Transgender Hoosiers would need to go to court to get the two provisions I outlined above thrown out. The bathroom section would immediately be in conflict with federal law, but to establish that we would have to have lawsuits go through the courts at considerable time and expense for transgender people.
The second section establishing a definition of gender identity runs into a problem because it imposes a second tier of proof that trans people have to undergo to get their rights – it could be thrown out for that reason, but if not, it introduces into law a much harsher burden for transgender people to establish their real identity, and there is no federal standard under which we can push a lawsuit.
Because this bill is more complex, it’s much harder to establish an easy set of talking points about the bill, but we as a community need to highlight the specific passages I discussed with legislators. Simply telling our personal stories of discrimination will not be enough to get those passages thrown out. We have to talk to these two sections and ask that they be removed. We have to be able to explain why that is.

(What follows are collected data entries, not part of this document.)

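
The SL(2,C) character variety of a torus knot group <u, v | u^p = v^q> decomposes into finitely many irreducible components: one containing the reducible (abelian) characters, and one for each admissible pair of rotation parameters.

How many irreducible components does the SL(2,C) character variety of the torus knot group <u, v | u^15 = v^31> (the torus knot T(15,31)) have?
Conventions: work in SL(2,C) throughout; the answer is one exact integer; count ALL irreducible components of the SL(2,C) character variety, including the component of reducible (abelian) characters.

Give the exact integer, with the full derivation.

Gamma = < u, v | u^15 = v^31 > (torus knot T(15,31)); the central element u^15 = v^31 acts as +I or -I in any irreducible SL(2,C) representation.
So on each irreducible component the traces are pinned: tr(u) = 2*cos(pi*alpha/15) with 1 <= alpha <= 14, tr(v) = 2*cos(pi*beta/31) with 1 <= beta <= 30.
The two central values (-1)^alpha I and (-1)^beta I must be the same matrix, so alpha and beta share a parity.
Counting: 7 odd alphas x 15 odd betas + 7 even alphas x 15 even betas = 105 + 105 = 210.
Total: 210 irreducible-character components + 1 reducible (abelian) component = 211.

211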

Currently, the folks formulating strategy to fix SB100 are emphasizing that trans Hoosiers tell their personal stories. That is important for people understanding who we are. But it isn’t enough to get the job done, and we as a transgender community need to go beyond what LGBT advisors are telling us. They are concerned with getting exemptions removed, but the significance of those two passages that target transgender people doesn’t resonate in their own lives because they are not transgender.